Latest progress towards a cure
The latest publication from Meyerhans’ group provides new data on latency, a key aspect in advancing cures for chronic infections such as HIV. In an international study led by Meyerhans and Juana Díez, also of MELIS-UPF, they identified a new restriction factor called Schlafen12.
Schalafen12, which means “sleeping” in German, is a protein that restricts the production of viral proteins. It puts the virus to sleep, but also allows it to hide from antiviral drugs and the immune system. This makes it an attractive therapeutic target. In theory, blocking it could lead to an increase in viral proteins, allowing the immune system to ‘see’ the virus and eliminate it more efficiently.
HIV research: beyond AIDS
Meyerhans finds HIV research interesting because “it gives us fundamental knowledge on many levels: molecular, immunological and medical”, about how chronic viral diseases beyond AIDS work. Understanding the mechanisms that regulate the balance between infection and immune response is indeed key to many chronic diseases, such as AIDS but also hepatitis. Studies by Meyerhans’ group, like the one on dendritic cells that reactivate the immune system when it is exhausted from fighting an infection, are revealing new therapeutic targets for chronic viral diseases or even cancer.

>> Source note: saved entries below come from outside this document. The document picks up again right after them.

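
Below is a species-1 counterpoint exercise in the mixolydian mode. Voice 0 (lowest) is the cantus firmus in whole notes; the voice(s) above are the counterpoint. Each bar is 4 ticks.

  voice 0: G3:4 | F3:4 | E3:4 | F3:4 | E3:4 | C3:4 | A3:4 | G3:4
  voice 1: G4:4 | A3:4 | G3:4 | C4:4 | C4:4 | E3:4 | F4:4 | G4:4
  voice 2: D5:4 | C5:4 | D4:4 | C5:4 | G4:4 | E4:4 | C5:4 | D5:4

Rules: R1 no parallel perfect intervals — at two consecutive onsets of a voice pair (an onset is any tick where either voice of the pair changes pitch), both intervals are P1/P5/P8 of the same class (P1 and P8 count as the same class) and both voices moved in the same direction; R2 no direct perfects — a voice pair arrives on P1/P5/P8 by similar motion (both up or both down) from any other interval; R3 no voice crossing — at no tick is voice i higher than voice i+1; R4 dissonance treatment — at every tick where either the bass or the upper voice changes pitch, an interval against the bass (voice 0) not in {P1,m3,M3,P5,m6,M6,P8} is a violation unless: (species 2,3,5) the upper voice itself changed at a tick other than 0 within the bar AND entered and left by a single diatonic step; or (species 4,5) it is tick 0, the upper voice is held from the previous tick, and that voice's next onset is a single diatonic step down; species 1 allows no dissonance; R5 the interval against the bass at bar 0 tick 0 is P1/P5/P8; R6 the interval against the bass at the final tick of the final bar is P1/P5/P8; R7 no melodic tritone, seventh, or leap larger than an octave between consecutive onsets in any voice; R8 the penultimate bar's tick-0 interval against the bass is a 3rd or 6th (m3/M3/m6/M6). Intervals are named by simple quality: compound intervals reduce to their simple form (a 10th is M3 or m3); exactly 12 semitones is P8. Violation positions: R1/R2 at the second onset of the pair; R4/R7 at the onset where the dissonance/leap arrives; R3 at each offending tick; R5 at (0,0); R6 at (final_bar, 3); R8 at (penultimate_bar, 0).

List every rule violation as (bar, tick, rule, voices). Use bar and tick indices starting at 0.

(1, 0, R1, (0, 2))
(1, 0, R7, (1,))
(2, 0, R2, (1, 2))
(2, 0, R4, (0, 2))
(2, 0, R7, (2,))
(3, 0, R2, (0, 1))
(3, 0, R2, (0, 2))
(3, 0, R2, (1, 2))
(3, 0, R7, (2,))
(5, 0, R2, (1, 2))
(6, 0, R2, (1, 2))
(6, 0, R7, (1,))
(7, 0, R1, (1, 2))

bar 0: v0=G3 v1=G4 v2=D5 downbeat P5
bar 1: v0=F3 v1=A3 v2=C5 downbeat P5
bar 2: v0=E3 v1=G3 v2=D4 downbeat m7
bar 3: v0=F3 v1=C4 v2=C5 downbeat P5
bar 4: v0=E3 v1=C4 v2=G4 downbeat m3
bar 5: v0=C3 v1=E3 v2=E4 downbeat M3
bar 6: v0=A3 v1=F4 v2=C5 downbeat m3
bar 7: v0=G3 v1=G4 v2=D5 downbeat P5
  -> R1 @ bar 1 tick 0 v(0, 2): G3/D5 P5 -> F3/C5 P5 similar
  -> R7 @ bar 1 tick 0 v(1,): G4->A3 leap 10st
  -> R2 @ bar 2 tick 0 v(1, 2): A3/C5 m3 -> G3/D4 P5 similar
  -> R4 @ bar 2 tick 0 v(0, 2): E3/D4 m7 untreated
  -> R7 @ bar 2 tick 0 v(2,): C5->D4 leap 10st
  -> R2 @ bar 3 tick 0 v(0, 1): E3/G3 m3 -> F3/C4 P5 similar
  -> R2 @ bar 3 tick 0 v(0, 2): E3/D4 m7 -> F3/C5 P5 similar
  -> R2 @ bar 3 tick 0 v(1, 2): G3/D4 P5 -> C4/C5 P8 similar
  -> R7 @ bar 3 tick 0 v(2,): D4->C5 leap 10st
  -> R2 @ bar 5 tick 0 v(1, 2): C4/G4 P5 -> E3/E4 P8 similar
  -> R2 @ bar 6 tick 0 v(1, 2): E3/E4 P8 -> F4/C5 P5 similar
  -> R7 @ bar 6 tick 0 v(1,): E3->F4 leap 13st
  -> R1 @ bar 7 tick 0 v(1, 2): F4/C5 P5 -> G4/D5 P5 similar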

Thus, studying the dynamics of the immune system in the face of an infection such as HIV can help us to understand important aspects, including the chronification of an infection, drug resistance or which drugs can be combined. For Meyerhans, it is all a question of balance. In this dance between the virus and the immune system, it is all about “being in the right place at the right time,” he says.
It is important to ask risky and wide questions, because along the way we understand what we need to do
The researcher recalls a project in which they tried to develop a universal vaccine for chronic infections and, although they did not succeed, they learned a lot in the direction of functional cure strategies. “It is important to ask risky and wide questions, because along the way we understand what we need to do,” he says.